Я уставился на него. Часть меня подозревала, что он прав, но я чувствовал себя способным защититься. Я знал, что должен убедить его, помтоу что моя собственная совесть нуждалась в оправданиях.
«Говард, это не Бостон. Это страна, где до сих пор никто даже не мог получить электричество. Положение сильно отличается».
Каждый раз, выходя из квартиры Клодин, я задавался вопросом, правильно ли я поступаю. Где-то в глубине своего сердца я подозревал, что нет. Но несчастья моего прошлого часто посещали меня. MAIN, казалось, предлагала все, чего мне недоставало в жизни, и все же я продолжал спрашивать себя, одобрит ли меня Том Пэйн. В конце концов, я убедил себя, что узнавая больше, набираясь опыта, я смогу лучше разоблачить это позднее – старая отговорка для внутреннего самооправдания.
Когда я поделился этими соображениями с Клодин, она бросила на меня озадаченный взгляд: «Не будьте смешны. Будучи внутри, вы никогда не выйдете наружу. Вы должны решить для себя перед тем, как влезете поглубже». Я понял ее и то, что она сказала, испугало меня. После того, как я ушел, я прогулялся по Коммонвелс-авеню, повернул на Дартмут-стрит и убедил себя, что я – исключение.

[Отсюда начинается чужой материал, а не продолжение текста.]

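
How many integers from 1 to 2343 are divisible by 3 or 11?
⌊2343/3⌋ + ⌊2343/11⌋ - ⌊2343/33⌋ = 781 + 213 - 71 = 923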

Однажды днем несколько месяцев спустя мы сидели с Клодин в нише у окна и смотрели как на Бикон-стрит падает снег. «Мы – маленький эксклюзивный клуб, – сказала она. – Нам платят – и хорошо платят – за обжуливание стран по всему миру на миллиарды долларов. Большая часть вашей работы состоит в убеждении мировых лидеров становиться частью обширной сети проживжения американских коммерческих интересов. В конце концов, эти лидеры должны оказаться пойманными в ловушку паутины долгов, которая гарантирует их лояльность. Мы сможем опереться на них всякий раз, когда того пожелаем, – для удовлетворения наших политических, экономических или военных интересов. В свою очередь, они укрепят свои политические позиции тем, что дадут своему населению технопарки, электростанции и аэропорты. А владельцы американских инжиниринговых и строительных компаний станут баснословно богаты».
Этим днем в идиллической обстановке квартиры Клодин, расслабляясь у окна, пока снаружи кружил снег, я узнал историю профессии, которой собирался овладеть. Клодин описала, как на протяжении всей человеческой истории империи строились в значительной степени посредством военной силы или угрозы ее применения. Но с концом Второй Мировой войны, усилением Советского Союза и перспективой ядерного Холокоста, военное решение вопроса стало слишком опасным.
Поворотный момент наступил в 1951 г., когда Иран восстал против британской нефтяной компании, экплуатировавшей природные ресурсы Ирана и его население, Эта компания была предшественницы «British Petroleum», сегодня известной как «BP». Очень популярный и демократически избранный иранский премьер-министр (Человек Года журнала «TIME» в 1951 г.) Мохаммед Моссадек национализировал все иранские нефтяные активы. Обескураженная Англия искала помощи у своего союзника по Второй Мировой войне – Соединенных Штатов. Однако обе станы опасались, что военное возмездие спровоцирует вмешательство Советского Союза на стороне Ирана.
Вместо того, чтобы послать морских пехотинцев, Вашингтон отрядил агента ЦРУ Кермита Рузвельта (внука Теодора). Он справился с задачей блестяще, завоевывая людей деньгами и угрозами. Он нанял людей для организации уличных беспорядков и демонстраций с применением насилия, которые должны были создать впечатление непопулярности и неприемлемости Моссадека. В конце концов Моссадек пал и провел оставшуюся часть жизни под арестом. Проамерикански настроенный шах Мохаммед Реза стал бесспорным диктатором. Кермит Рузвельт заложил основы будущей профессии, в которой я намеревался занять определенный ранг.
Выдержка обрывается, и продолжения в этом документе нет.